Option 1: Hugging Face Transformers (Recommended)

With transformers>=4.55.0, LLMDet is natively supported:

from transformers import AutoProcessor, AutoModelForZeroShotObjectDetection  
import torch  

model_id = "iSEE-Laboratory/llmdet_tiny"  
processor = AutoProcessor.from_pretrained(model_id)  
model = AutoModelForZeroShotObjectDetection.from_pretrained(model_id).to("cuda")  

inputs = processor(images=image, text=[["a cat", "a remote"]], return_tensors="pt").to("cuda")  
with torch.no_grad():  outputs = model(**inputs)  

results = processor.post_process_grounded_object_detection(  outputs, threshold=0.4, target_sizes=[(H, W)]  
)  

This API supports batched inference, dynamic class lists, and confidence thresholding—ideal for production pipelines.

Option 2: Local Demo Script

For quick experimentation, the official repo provides image_demo.py supporting three modes:

  • Open-vocabulary detection: detect objects from a list of class names
  • Phrase grounding: localize objects described in a sentence
  • Referential expression comprehension: pinpoint specific instances using modifiers (e.g., “the leftmost book”)

Note: For phrase grounding, install NLTK and download required packages (punkt, averaged_perceptron_tagger, etc.).

Pre-trained Models and Data

Pre-trained weights (Swin-T, Swin-B, Swin-L) are available on Hugging Face and ModelScope. The full training dataset, GroundingCap-1M, includes COCO, LVIS, GQA, Flickr30k, and V3Det with LLM-generated captions—but most users will only need the inference-ready models.
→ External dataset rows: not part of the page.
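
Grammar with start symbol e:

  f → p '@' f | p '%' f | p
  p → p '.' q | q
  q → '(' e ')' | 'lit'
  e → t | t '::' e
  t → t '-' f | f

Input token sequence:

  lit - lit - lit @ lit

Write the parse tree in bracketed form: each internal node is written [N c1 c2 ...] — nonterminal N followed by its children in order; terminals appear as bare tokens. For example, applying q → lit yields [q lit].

e
t
t - f
t - f - f
f - f - f
p - f - f
q - f - f
lit - f - f
lit - p - f
lit - q - f
lit - lit - f
lit - lit - p @ f
lit - lit - q @ f
lit - lit - lit @ f
lit - lit - lit @ p
lit - lit - lit @ q
lit - lit - lit @ lit

[e [t [t [t [f [p [q lit]]]] - [f [p [q lit]]]] - [f [p [q lit]] @ [f [p [q lit]]]]]]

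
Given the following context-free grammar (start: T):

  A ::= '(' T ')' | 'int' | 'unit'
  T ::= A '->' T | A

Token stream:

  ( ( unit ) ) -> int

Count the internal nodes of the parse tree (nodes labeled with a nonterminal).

[T [A ( [T [A ( [T [A unit]] )]] )] -> [T [A int]]]

8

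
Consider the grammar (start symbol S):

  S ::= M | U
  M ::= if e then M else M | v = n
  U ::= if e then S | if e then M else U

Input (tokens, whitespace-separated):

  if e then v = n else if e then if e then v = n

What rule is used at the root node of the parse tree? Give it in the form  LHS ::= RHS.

[S [U if e then [M v = n] else [U if e then [S [U if e then [S [M v = n]]]]]]]

S ::= U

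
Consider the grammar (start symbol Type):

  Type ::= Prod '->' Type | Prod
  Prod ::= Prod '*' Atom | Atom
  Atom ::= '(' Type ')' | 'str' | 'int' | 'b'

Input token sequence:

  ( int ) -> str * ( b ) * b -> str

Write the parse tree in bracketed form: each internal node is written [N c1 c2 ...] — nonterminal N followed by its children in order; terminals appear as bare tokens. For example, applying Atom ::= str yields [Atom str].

Type
Prod -> Type
Atom -> Type
( Type ) -> Type
( Prod ) -> Type
( Atom ) -> Type
( int ) -> Type
( int ) -> Prod -> Type
( int ) -> Prod * Atom -> Type
( int ) -> Prod * Atom * Atom -> Type
( int ) -> Atom * Atom * Atom -> Type
( int ) -> str * Atom * Atom -> Type
( int ) -> str * ( Type ) * Atom -> Type
( int ) -> str * ( Prod ) * Atom -> Type
( int ) -> str * ( Atom ) * Atom -> Type
( int ) -> str * ( b ) * Atom -> Type
( int ) -> str * ( b ) * b -> Type
( int ) -> str * ( b ) * b -> Prod
( int ) -> str * ( b ) * b -> Atom
( int ) -> str * ( b ) * b -> str

[Type [Prod [Atom ( [Type [Prod [Atom int]]] )]] -> [Type [Prod [Prod [Prod [Atom str]] * [Atom ( [Type [Prod [Atom b]]] )]] * [Atom b]] -> [Type [Prod [Atom str]]]]]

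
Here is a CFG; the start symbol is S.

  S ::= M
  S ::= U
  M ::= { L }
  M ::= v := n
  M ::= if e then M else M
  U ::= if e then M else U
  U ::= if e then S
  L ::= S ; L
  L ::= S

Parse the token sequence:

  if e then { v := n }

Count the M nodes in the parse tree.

2

[S [U if e then [S [M { [L [S [M v := n]]] }]]]]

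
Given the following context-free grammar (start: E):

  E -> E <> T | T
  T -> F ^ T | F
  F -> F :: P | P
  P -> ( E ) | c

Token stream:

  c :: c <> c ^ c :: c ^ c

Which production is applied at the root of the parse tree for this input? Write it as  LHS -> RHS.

E -> E <> T

[E [E [T [F [F [P c]] :: [P c]]]] <> [T [F [P c]] ^ [T [F [F [P c]] :: [P c]] ^ [T [F [P c]]]]]]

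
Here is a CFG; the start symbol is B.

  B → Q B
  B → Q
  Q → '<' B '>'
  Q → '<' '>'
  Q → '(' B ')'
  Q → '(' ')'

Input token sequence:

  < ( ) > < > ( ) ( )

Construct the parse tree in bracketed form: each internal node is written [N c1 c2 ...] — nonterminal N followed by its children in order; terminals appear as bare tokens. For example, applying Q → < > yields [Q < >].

B
Q B
< B > B
< Q > B
< ( ) > B
< ( ) > Q B
< ( ) > < > B
< ( ) > < > Q B
< ( ) > < > ( ) B
< ( ) > < > ( ) Q
< ( ) > < > ( ) ( )

[B [Q < [B [Q ( )]] >] [B [Q < >] [B [Q ( )] [B [Q ( )]]]]]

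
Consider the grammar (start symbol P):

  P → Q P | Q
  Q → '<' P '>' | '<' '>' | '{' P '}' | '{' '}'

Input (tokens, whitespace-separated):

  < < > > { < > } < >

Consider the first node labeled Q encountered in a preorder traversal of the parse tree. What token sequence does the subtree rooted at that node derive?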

Important Limitations and Practical Considerations

While LLMDet lowers the barrier to advanced open-vocabulary detection, keep these points in mind:

  • Training is resource-intensive: Reproducing results requires the full GroundingCap-1M dataset (~1M images), multi-GPU setup, and careful dependency management (e.g., numpy<1.24, specific PyTorch/MMEngine versions).
  • Inference can be lightweight: You can disable the LLM during inference by setting lmm=None in the config if you only need detection—not caption generation.
  • Model size vs. performance trade-off: The Swin-L variant delivers best accuracy but demands significant GPU memory; Swin-T offers a good balance for edge or cost-sensitive deployments.
  • Dependencies: Some demo features (e.g., phrase grounding) require NLTK, but core detection does not.

For most teams, using the pre-trained model via Hugging Face without retraining is the optimal path—fast, reliable, and aligned with real-world constraints.

Summary

LLMDet redefines what’s possible in open-vocabulary object detection by integrating large language models not just as feature extractors, but as active teachers during training. It delivers strong zero-shot performance, language-native flexibility, and seamless deployment—addressing key pain points in modern vision systems: rigid categories, annotation scarcity, and the need for human-aligned reasoning.

Whether you’re building the next generation of robotics, accessibility tools, or multimodal AI, LLMDet offers a future-proof foundation that speaks your language—literally.